HNMAG: And as a curator, did you have to work with a big team?

Jarrett Martineau: I’ve certainly had the support of the VIFF team as we’ve moved toward computing all these grand ideas. One of them with Alanis Obomsawin for example, we’re putting together a unique ensemble for her performance because she is known as a filmmaker primarily. People know her from that work, she’s made over 50 films, she’s probably the most prolific and prominent documentarian in Canada. People don’t know that she also has this musical aspect to her career that began in her early part of her creative life. She’s going to do an early performance in her 90’s which is unbelievable to me. I’ve been chasing this, hoping for it for so many years. I’m glad that it’s happening this year. Most of the time, with coordination, it’s just me.

 

HNMAG: What about other curators of programs? Did you get to interact with them and give feedback on their plans?

Jarrett Martineau: I guess I was talking quite closely with VIFF AMP because they do a lot of programming with music that’s connected to the festival. I was working on the stuff that they were working on, and wanted to make sure there was enough complementarity happening between those programs and that there’s not overlap and anything else. There’s some good synergies there, I think some of the programming I’ve done with Eno is pretty aligned with some of the Signals Program which is also on the intersection of tech and cinema and storytelling. Then in terms of the main film program, they’ve been doing their jobs for quite a long time, and so they have a HUGE amount of material to get through. I’ve met everyone and t’s kind of cool to see where these intersections happen across people’s programs. I think everyone’s been heads down doing their respective curatorial work.

 

HNMAG: I hear there are 69 short films screening this year. Did you and Casey Wei get to talk about some of them together?

Jarrett Martineau: I actually don’t know from Casey if there are any musicals but there’s definitely some bold choices. I got to see a few excerpts of the program and it looks pretty awesome.

 

HNMAG: And are local filmmakers more situated in the same program, or would you say they’re interspaced?

Jarrett Martineau: My understanding is that there’s a little bit more interspace in where the programming lives, but obviously opening with a film from a local team, and there’s integration of local content through all the different programs.
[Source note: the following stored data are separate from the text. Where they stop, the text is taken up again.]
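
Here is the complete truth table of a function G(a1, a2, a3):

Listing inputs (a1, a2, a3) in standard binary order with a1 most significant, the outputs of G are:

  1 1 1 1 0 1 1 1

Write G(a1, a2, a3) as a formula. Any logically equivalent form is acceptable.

G(a1, a2, a3) = ~((a1 & ~a2) & ~a3)

Only row (1,0,0) gives 0. So G is 1 everywhere except there — the complement of the minterm a1·¬a2·¬a3.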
Maybe not all, but a bunch of the different programs. It seems like the local community is fairly represented in a lot of aspects of the festival this year which is amazing.

Alanis with a lot of local musicians, the opening film with a live orchestra, and all this other content. I think VIFF is going to have its most exciting showcase this year. I’m going to check out as much as I can and I urge you to do the same. You’ll be amazed, and just might even be singing any eagworms you pick up during the festival run for a whole month.